BishopAccountability.org
 
  Rector Could Be Investigated
Conservatives Say Diocese Right about Church Trial

By Jean Torkelson
Rocky Mountain News [Colorado]
April 4, 2007

http://www.rockymountainnews.com/drmn/local/article/0,1299,DRMN_15_5462448,00.html

Leaders of a conservative Episcopal organization co-founded by the Rev. Don Armstrong said Tuesday that they agree with the diocese that the embattled rector should face a church trial on allegations of financial wrongdoing.

"We do not believe that charges have been trumped up and methods embraced to silence an outspoken critic of the diocese," said a statement released Monday by The Communion Laity and Clergy (CLC), an association founded about three years ago by Armstrong and other conservative priests and clergy in Colorado.

The statement also says they are ready to acknowledge any evidence that clears "our colleague."

In December, Episcopal Bishop Rob O'Neill banned Armstrong from his role as rector of 20 years at Grace Church and St. Stephen's parish in Colorado Springs while the diocese investigated charges of "misapplied funds." Armstrong insists he's being persecuted for his orthodox beliefs.

Last week, a 12-member diocesan committee that includes two CLC members voted unanimously to support a "presentment" against Armstrong, the church equivalent of a civil indictment of wrongdoing.

"They have witnessed the canonical process and support the presentment," said the CLC statement, referring to the two CLC committee participants. They are the Rev. David Henderson, rector at St. Paul's Episcopal Church, Steamboat Springs, and the Rev. John Wengrovius, rector at Calvary Episcopal Church in Golden.

The presentment opens the way for an ecclesiastical trial, said Beckett Stokes, the diocese's spokeswoman. The charges involve allegations of hundreds of thousands of dollars in misapplied funds - charges which Armstrong denies and which he plans to rebut at an April 14 meeting with parishioners.

In a written response Tuesday to the CLC statement, Armstrong insisted the diocese denied him a chance to present a defense and doubted committee members knew all the facts.
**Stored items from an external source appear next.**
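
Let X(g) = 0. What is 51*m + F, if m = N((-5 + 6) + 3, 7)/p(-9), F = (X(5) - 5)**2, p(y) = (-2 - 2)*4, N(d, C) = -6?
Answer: 353/8 ≈ 44.125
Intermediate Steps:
p(y) = -16 (p(y) = -4*4 = -16)
F = 25 (F = (0 - 5)**2 = (-5)**2 = 25)
m = 3/8 (m = -6/(-16) = -6*(-1/16) = 3/8 ≈ 0.37500)
51*m + F = 51*(3/8) + 25 = 153/8 + 25 = 353/8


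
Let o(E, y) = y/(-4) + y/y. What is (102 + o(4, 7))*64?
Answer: 6480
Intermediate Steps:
o(E, y) = 1 - y/4 (o(E, y) = y*(-¼) + 1 = -y/4 + 1 = 1 - y/4)
(102 + o(4, 7))*64 = (102 + (1 - ¼*7))*64 = (102 + (1 - 7/4))*64 = (102 - ¾)*64 = (405/4)*64 = 6480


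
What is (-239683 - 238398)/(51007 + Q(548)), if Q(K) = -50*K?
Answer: -478081/23607 ≈ -20.252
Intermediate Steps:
(-239683 - 238398)/(51007 + Q(548)) = (-239683 - 238398)/(51007 - 50*548) = -478081/(51007 - 27400) = -478081/23607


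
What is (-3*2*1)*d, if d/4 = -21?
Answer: 504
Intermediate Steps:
d = -84 (d = 4*(-21) = -84)
(-3*2*1)*d = (-3*2*1)*(-84) = -6*1*(-84) = -6*(-84) = 504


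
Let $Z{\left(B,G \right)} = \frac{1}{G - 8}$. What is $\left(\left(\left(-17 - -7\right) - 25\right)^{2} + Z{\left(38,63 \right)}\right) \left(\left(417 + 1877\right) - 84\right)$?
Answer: $\frac{29780192}{11} \approx 2.7073 \cdot 10^{6}$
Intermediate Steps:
$Z{\left(B,G \right)} = \frac{1}{-8 + G}$
$\left(\left(\left(-17 - -7\right) - 25\right)^{2} + Z{\left(38,63 \right)}\right) \left(\left(417 + 1877\right) - 84\right) = \left(\left(\left(-17 - -7\right) - 25\right)^{2} + \frac{1}{-8 + 63}\right) \left(\left(417 + 1877\right) - 84\right) = \left(\left(\left(-17 + 7\right) - 25\right)^{2} + \frac{1}{55}\right) \left(2294 - 84\right) = \left(\left(-10 - 25\right)^{2} + \frac{1}{55}\right) 2210 = \left(\left(-35\right)^{2} + \frac{1}{55}\right) 2210 = \left(1225 + \frac{1}{55}\right) 2210 = \frac{67376}{55} \cdot 2210 = \frac{29780192}{11}$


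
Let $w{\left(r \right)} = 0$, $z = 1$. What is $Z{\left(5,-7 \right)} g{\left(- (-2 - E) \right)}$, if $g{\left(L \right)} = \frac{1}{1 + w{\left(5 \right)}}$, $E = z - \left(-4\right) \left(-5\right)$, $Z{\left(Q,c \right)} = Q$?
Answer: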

The diocese welcomed the CLC statement: "It supports what we have asserted all along, which is that this is not about personal politics," Stokes said.
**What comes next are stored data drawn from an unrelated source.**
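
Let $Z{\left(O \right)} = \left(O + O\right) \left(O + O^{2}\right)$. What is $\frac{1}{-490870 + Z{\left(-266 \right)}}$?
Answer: $- \frac{1}{37991550} \approx -2.6322 \cdot 10^{-8}$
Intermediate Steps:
$Z{\left(O \right)} = 2 O \left(O + O^{2}\right)$
$\frac{1}{-490870 + Z{\left(-266 \right)}} = \frac{1}{-490870 + 2 \left(-266\right)^{2} \left(1 - 266\right)} = \frac{1}{-490870 + 2 \cdot 70756 \left(-265\right)} = \frac{1}{-490870 - 37500680} = \frac{1}{-37991550} = - \frac{1}{37991550}$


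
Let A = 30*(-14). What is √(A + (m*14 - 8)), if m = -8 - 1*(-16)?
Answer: 2*I*√79 ≈ 17.776*I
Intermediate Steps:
m = 8 (m = -8 + 16 = 8)
A = -420
√(A + (m*14 - 8)) = √(-420 + (8*14 - 8)) = √(-420 + (112 - 8)) = √(-420 + 104) = √(-316) = 2*I*√79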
While the CLC statement says a church trial should be held, it also laments that trust has sunk so low all around "it is difficult to know whom to believe" and said Armstrong's presumption of innocence seemed to be breached.

The Rev. Ephraim Radner, a CLC member and prominent Episcopal author and theologian, said the statement should not be read as "pitting one against the other" but to make clear that the diocese "in no sense engaged in a biased attack on Don."

Radner, who describes Armstrong as a friend and who signed the statement, voiced frustration about unanswered questions, which make definitive support for one side or the other impossible until "all the documents are laid out and inspected."